Exzellente Forschung: Adlershof profitiert vom Exzellenzstatus der HU

04. Juni 2013

Exzellente Forschung

Adlershof profitiert vom Exzellenzstatus der HU

Janik Wolters und Niko Nikolay bei einem optischen Aufbau zur Untersuchung von Nanodiamanten. Bild: Adlershof Special

Janik Wolters und Niko Nikolay bei einem optischen Aufbau zur Untersuchung von Nanodiamanten. Bild: Adlershof Special

Die Forschung an der Humboldt-Universität zu Berlin (HU) genießt nun auch offiziell den Ruf exzellent zu sein – das gilt auch für die Nanooptik, ein hochkomplexer und zukunftsträchtiger Bereich der Physik, in dem Spitzenforscher die Weichen für visionäre Technologien wie den Quantencomputer stellen.

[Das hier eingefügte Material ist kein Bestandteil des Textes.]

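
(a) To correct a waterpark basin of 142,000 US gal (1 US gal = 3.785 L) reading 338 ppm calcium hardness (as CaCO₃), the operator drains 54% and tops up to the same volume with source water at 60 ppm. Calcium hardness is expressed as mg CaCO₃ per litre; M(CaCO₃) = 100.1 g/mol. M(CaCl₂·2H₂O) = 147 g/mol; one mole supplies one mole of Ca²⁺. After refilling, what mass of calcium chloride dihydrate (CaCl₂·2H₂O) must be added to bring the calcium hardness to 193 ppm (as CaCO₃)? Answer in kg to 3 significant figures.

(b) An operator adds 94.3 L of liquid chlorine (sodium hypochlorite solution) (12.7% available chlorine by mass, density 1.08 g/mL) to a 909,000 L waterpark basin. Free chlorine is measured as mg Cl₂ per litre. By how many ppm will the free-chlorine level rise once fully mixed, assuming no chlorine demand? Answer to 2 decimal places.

(a) Volume: 142,000 US gal × 3.785 L/gal = 537,470 L.
(a) After draining 54% and refilling: 338 × 0.46 + 60 × 0.54 = 187.88 ppm.
(a) Deficit to target: 193 − 187.88 = 5.12 mg/L.
(a) As CaCO₃: 5.12 mg/L × 537,470 L = 2752 g; ÷ 100.1 = 27.49 mol Ca²⁺.
(a) Mass: 27.49 × 147 = 4041 g.

(b) Mass of solution: 94.3 L × 1000 mL/L × 1.08 g/mL = 101,800 g.
(b) Available chlorine delivered: 101,800 g × 0.127 = 12,930 g as Cl₂.
(b) Concentration rise: 12,930 g / 909,000 L = 14.23 mg/L = 14.23 ppm.

(a) 4.04 kg; (b) 14.23 ppm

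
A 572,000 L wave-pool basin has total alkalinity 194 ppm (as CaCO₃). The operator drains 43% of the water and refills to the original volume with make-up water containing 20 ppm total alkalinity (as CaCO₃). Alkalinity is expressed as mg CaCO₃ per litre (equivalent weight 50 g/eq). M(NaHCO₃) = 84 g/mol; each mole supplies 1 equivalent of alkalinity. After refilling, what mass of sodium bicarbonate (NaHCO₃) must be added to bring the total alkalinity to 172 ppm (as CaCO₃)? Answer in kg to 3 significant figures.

After draining 43% and refilling: 194 × 0.57 + 20 × 0.43 = 119.18 ppm.
Deficit to target: 172 − 119.18 = 52.82 mg/L.
As CaCO₃: 52.82 mg/L × 572,000 L = 30,210 g; ÷ 50 g/eq ÷ 1 = 604.3 mol NaHCO₃.
Mass: 604.3 × 84 = 50,760 g.

50.8 kg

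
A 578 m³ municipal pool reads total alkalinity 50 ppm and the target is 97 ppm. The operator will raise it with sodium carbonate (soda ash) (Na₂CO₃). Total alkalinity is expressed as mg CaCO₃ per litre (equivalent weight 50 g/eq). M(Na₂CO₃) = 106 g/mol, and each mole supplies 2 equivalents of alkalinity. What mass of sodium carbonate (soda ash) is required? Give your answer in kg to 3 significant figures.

Volume: 578 m³ = 578,000 L.
Alkalinity to add: (97 − 50) = 47 mg/L as CaCO₃ × 578,000 L = 27,170 g as CaCO₃.
Equivalents: 27,170 g ÷ 50 g/eq = 543.3 eq.
Each mole of Na₂CO₃ supplies 2 eq, so 543.3 / 2 = 271.7 mol.
Mass: 271.7 mol × 106 g/mol = 28,800 g.

28.8 kg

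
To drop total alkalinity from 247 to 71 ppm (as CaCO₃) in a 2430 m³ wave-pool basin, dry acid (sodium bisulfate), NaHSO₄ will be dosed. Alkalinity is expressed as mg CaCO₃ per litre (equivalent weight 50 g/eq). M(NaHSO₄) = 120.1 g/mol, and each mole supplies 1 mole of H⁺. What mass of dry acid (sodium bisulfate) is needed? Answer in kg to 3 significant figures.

1,030 kg

Volume: 2430 m³ = 2,430,000 L.
Alkalinity to neutralize: (247 − 71) = 176 mg/L as CaCO₃ × 2,430,000 L = 427,700 g as CaCO₃.
Equivalents of H⁺ required: 427,700 ÷ 50 g/eq = 8554 eq = 8554 mol NaHSO₄.
Mass of NaHSO₄: 8554 × 120.1 = 1,027,000 g.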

Das Terrain von Professor Oliver Benson und seinem Team sind die Grenzen der Optik. Die Forscher wollen verstehen, was auf atomarer und molekularer Ebene geschieht, wenn Teilchen Licht aussenden. Benson leitet den Bereich „Nanooptik“ am Humboldt-Zentrum für Moderne Optik (HZMO), einer gemeinsamen Initiative der HU und ihrer außeruniversitären Partner, die die Aktivitäten auf dem Gebiet der Modernen Optik am Standort Adlershof zusammenbringt.

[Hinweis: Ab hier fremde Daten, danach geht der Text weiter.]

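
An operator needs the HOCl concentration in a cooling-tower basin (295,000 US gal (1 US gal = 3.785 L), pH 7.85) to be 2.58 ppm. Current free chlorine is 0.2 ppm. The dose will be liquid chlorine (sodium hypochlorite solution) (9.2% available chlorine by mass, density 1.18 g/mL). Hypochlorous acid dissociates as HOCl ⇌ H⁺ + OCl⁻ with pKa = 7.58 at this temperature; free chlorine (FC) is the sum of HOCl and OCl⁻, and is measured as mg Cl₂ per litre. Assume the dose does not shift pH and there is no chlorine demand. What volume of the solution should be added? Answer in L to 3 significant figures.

73.9 L

Volume: 295,000 US gal × 3.785 L/gal = 1,116,575 L.
[OCl⁻]/[HOCl] = 10^(pH − pKa) = 10^(7.85 − 7.58) = 1.862; fraction as HOCl = 1/(1 + 1.862) = 0.3494.
Free chlorine required for 2.58 ppm HOCl: 2.58 / 0.3494 = 7.384 ppm.
FC to add: 7.384 − 0.2 = 7.184 mg/L as Cl₂.
Cl₂ equivalent: 7.184 mg/L × 1,116,575 L = 8022 g.
Product at 9.2% available Cl: 8022 / 0.092 = 87,190 g.
Volume: 87,190 g ÷ 1.18 g/mL = 73,890 mL.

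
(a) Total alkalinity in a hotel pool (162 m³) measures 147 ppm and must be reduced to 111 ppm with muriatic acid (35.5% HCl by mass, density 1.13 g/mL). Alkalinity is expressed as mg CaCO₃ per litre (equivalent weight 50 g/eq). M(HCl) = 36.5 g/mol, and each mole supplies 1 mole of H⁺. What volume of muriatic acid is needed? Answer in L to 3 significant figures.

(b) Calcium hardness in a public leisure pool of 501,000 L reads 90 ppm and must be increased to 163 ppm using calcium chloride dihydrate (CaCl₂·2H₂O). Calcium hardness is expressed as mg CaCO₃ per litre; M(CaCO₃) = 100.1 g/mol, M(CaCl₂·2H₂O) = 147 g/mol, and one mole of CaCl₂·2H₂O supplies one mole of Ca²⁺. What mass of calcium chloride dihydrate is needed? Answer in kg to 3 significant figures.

(a) 10.6 L; (b) 53.7 kg

(a) Volume: 162 m³ = 162,000 L.
(a) Alkalinity to neutralize: (147 − 111) = 36 mg/L as CaCO₃ × 162,000 L = 5832 g as CaCO₃.
(a) Equivalents of H⁺ required: 5832 ÷ 50 g/eq = 116.6 eq = 116.6 mol HCl.
(a) Mass of HCl: 116.6 × 36.5 = 4257 g.
(a) Mass of 35.5% solution: 4257 / 0.355 = 11,990 g.
(a) Volume: 11,990 g ÷ 1.13 g/mL = 10,610 mL.

(b) Hardness to add: (163 − 90) = 73 mg/L as CaCO₃ × 501,000 L = 36,570 g as CaCO₃.
(b) Moles of Ca²⁺ (1 mol Ca²⁺ ≡ 1 mol CaCO₃): 36,570 / 100.1 g/mol = 365.4 mol.
(b) Mass of CaCl₂·2H₂O: 365.4 × 147 = 53,710 g.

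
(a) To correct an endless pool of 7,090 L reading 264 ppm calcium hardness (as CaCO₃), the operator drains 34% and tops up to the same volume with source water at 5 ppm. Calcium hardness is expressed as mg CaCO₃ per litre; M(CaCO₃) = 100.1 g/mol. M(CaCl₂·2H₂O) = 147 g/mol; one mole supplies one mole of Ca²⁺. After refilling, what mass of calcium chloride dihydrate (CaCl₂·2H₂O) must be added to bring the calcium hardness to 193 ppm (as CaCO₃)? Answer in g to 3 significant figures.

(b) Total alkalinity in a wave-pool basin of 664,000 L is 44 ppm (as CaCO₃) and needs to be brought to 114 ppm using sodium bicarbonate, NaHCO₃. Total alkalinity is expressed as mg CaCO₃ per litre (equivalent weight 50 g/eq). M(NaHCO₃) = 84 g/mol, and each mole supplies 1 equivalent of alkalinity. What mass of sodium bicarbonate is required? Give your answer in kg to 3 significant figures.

(a) 178 g; (b) 78.1 kg

(a) After draining 34% and refilling: 264 × 0.66 + 5 × 0.34 = 175.94 ppm.
(a) Deficit to target: 193 − 175.94 = 17.06 mg/L.
(a) As CaCO₃: 17.06 mg/L × 7,090 L = 121 g; ÷ 100.1 = 1.208 mol Ca²⁺.
(a) Mass: 1.208 × 147 = 177.6 g.

(b) Alkalinity to add: (114 − 44) = 70 mg/L as CaCO₃ × 664,000 L = 46,480 g as CaCO₃.
(b) Equivalents: 46,480 g ÷ 50 g/eq = 929.6 eq.
(b) NaHCO₃ supplies 1 eq per mole → 929.6 mol.
(b) Mass: 929.6 mol × 84 g/mol = 78,090 g.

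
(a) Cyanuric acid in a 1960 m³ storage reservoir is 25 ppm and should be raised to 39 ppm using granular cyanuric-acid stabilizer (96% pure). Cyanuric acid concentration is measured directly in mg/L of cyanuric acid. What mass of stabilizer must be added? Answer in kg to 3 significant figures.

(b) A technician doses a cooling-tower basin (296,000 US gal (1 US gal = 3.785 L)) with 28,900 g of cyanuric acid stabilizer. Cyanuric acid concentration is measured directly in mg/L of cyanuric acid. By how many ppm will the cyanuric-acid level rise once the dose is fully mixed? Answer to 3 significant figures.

(a) Volume: 1960 m³ = 1,960,000 L.
(a) CYA to add: (39 − 25) = 14 mg/L × 1,960,000 L = 27,440 g cyanuric acid.
(a) At 96% purity: 27,440 / 0.96 = 28,580 g product.

(b) Volume: 296,000 US gal × 3.785 L/gal = 1,120,360 L.
(b) Rise: 28,900 g / 1,120,360 L × 1000 = 25.8 mg/L.

(a) 28.6 kg; (b) 25.8 ppm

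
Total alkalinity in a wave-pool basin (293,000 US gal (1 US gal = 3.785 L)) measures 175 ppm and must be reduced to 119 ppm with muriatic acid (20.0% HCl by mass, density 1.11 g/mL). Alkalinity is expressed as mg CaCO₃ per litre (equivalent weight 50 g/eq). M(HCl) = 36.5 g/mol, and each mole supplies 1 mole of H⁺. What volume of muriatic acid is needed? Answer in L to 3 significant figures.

204 L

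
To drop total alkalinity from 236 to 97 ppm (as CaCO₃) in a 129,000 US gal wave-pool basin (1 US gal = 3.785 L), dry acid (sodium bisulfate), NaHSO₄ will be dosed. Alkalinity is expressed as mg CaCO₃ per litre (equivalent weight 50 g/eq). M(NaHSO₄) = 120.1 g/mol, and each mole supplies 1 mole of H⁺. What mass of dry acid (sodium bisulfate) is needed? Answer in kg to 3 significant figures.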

„Wir erforschen die einzigartigen Eigenschaften des Lichts, um fundamentale Prozesse in physikalischen, chemischen und biologischen Systemen zu verstehen, damit daraus neue Anwendungen auf dem Gebiet der optischen Technologien entwickelt werden können“, erklärt der Grundlagenforscher. Untersucht wird unter anderem die Wechselwirkung von Licht und Materie auf der Nanometerskala in komplexen Systemen unter normalen Bedingungen, also etwa bei Raumtemperatur – so nähern sich die Forscher künftigen Anwendungen an. Neben der schnelleren und abhörsicheren Verarbeitung von Informationen mit Quantenbits sind unter anderem Quantencomputer oder sichere Verschlüsselungstechniken vorstellbar.

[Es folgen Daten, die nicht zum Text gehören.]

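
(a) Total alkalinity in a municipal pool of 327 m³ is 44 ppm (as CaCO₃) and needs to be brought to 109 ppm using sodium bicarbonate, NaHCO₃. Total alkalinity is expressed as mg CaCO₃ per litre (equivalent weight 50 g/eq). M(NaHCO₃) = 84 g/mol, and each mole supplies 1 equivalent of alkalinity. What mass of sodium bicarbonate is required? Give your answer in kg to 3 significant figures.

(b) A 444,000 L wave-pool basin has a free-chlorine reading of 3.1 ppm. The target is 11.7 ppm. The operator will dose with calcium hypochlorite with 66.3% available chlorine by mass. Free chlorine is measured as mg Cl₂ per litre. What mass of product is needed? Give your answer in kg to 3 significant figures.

(a) 35.7 kg; (b) 5.76 kg

(a) Volume: 327 m³ = 327,000 L.
(a) Alkalinity to add: (109 − 44) = 65 mg/L as CaCO₃ × 327,000 L = 21,260 g as CaCO₃.
(a) Equivalents: 21,260 g ÷ 50 g/eq = 425.1 eq.
(a) NaHCO₃ supplies 1 eq per mole → 425.1 mol.
(a) Mass: 425.1 mol × 84 g/mol = 35,710 g.

(b) Chlorine deficit: 11.7 − 3.1 = 8.6 ppm = 8.6 mg/L as Cl₂.
(b) Cl₂ equivalent needed: 8.6 mg/L × 444,000 L = 3,818,000 mg = 3818 g.
(b) Product at 66.3% available chlorine: 3818 / 0.663 = 5759 g.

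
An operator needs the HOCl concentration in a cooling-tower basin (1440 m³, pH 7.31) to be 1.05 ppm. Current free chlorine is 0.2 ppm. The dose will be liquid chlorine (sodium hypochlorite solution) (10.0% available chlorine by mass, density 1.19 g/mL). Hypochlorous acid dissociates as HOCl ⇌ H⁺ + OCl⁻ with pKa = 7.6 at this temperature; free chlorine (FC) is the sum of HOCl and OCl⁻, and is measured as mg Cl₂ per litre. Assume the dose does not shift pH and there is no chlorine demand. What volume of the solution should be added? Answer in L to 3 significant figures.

16.8 L

Volume: 1440 m³ = 1,440,000 L.
[OCl⁻]/[HOCl] = 10^(pH − pKa) = 10^(7.31 − 7.6) = 0.5129; fraction as HOCl = 1/(1 + 0.5129) = 0.661.
Free chlorine required for 1.05 ppm HOCl: 1.05 / 0.661 = 1.589 ppm.
FC to add: 1.589 − 0.2 = 1.389 mg/L as Cl₂.
Cl₂ equivalent: 1.389 mg/L × 1,440,000 L = 1999 g.
Product at 10.0% available Cl: 1999 / 0.1 = 19,990 g.
Volume: 19,990 g ÷ 1.19 g/mL = 16,800 mL.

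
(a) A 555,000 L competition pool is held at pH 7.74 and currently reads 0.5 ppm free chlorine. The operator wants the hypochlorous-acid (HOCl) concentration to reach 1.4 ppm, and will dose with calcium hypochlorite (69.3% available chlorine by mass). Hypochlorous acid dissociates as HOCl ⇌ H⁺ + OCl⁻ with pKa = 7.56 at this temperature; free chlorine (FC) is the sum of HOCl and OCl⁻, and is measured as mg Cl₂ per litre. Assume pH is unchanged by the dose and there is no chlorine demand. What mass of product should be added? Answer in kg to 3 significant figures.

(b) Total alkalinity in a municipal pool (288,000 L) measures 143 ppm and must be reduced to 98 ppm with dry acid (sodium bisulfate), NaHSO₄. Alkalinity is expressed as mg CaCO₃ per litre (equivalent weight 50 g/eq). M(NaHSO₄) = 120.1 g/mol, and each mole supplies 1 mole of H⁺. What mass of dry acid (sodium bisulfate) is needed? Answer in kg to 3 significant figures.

(a) [OCl⁻]/[HOCl] = 10^(pH − pKa) = 10^(7.74 − 7.56) = 1.514; fraction as HOCl = 1/(1 + 1.514) = 0.3978.
(a) Free chlorine required for 1.4 ppm HOCl: 1.4 / 0.3978 = 3.519 ppm.
(a) FC to add: 3.519 − 0.5 = 3.019 mg/L as Cl₂.
(a) Cl₂ equivalent: 3.019 mg/L × 555,000 L = 1676 g.
(a) Product at 69.3% available Cl: 1676 / 0.693 = 2418 g.

(b) Alkalinity to neutralize: (143 − 98) = 45 mg/L as CaCO₃ × 288,000 L = 12,960 g as CaCO₃.
(b) Equivalents of H⁺ required: 12,960 ÷ 50 g/eq = 259.2 eq = 259.2 mol NaHSO₄.
(b) Mass of NaHSO₄: 259.2 × 120.1 = 31,130 g.

(a) 2.42 kg; (b) 31.1 kg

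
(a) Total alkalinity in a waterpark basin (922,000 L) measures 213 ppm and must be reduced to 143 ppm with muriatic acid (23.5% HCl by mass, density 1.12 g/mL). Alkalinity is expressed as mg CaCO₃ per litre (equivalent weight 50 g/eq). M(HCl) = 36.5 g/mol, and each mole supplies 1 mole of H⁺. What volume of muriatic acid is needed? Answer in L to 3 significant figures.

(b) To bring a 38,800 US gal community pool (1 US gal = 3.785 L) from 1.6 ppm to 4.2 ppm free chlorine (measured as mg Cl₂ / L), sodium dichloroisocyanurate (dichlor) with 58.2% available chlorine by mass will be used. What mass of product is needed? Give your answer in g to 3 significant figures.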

„Aber auch neue Techniken für Anwendungen in der Mikroskopie und Sensorik sind denkbar“, sagt Benson. Dafür kooperiert sein Team mit Adlershofer Firmen wie PicoQuant und PlasmaChem. Wie Benson überhaupt die rege genutzten Kooperationsmöglichkeiten auf dem Campus schätzt. Denn attraktive Partner im Bereich der Modernen Optik muss er mit Blick auf das Max-Born-Institut, das Helmholtz-Zentrum oder das Ferdinand-Braun-Institut nicht lange suchen. „So können weit über die Möglichkeiten der Humboldt-Universität hinaus Großgeräte wie BESSY oder Reinraum-Laboratorien gemeinsam genutzt werden, woraus sich sehr oft neue Projektideen ergeben können“, sagt der Quantenphysiker.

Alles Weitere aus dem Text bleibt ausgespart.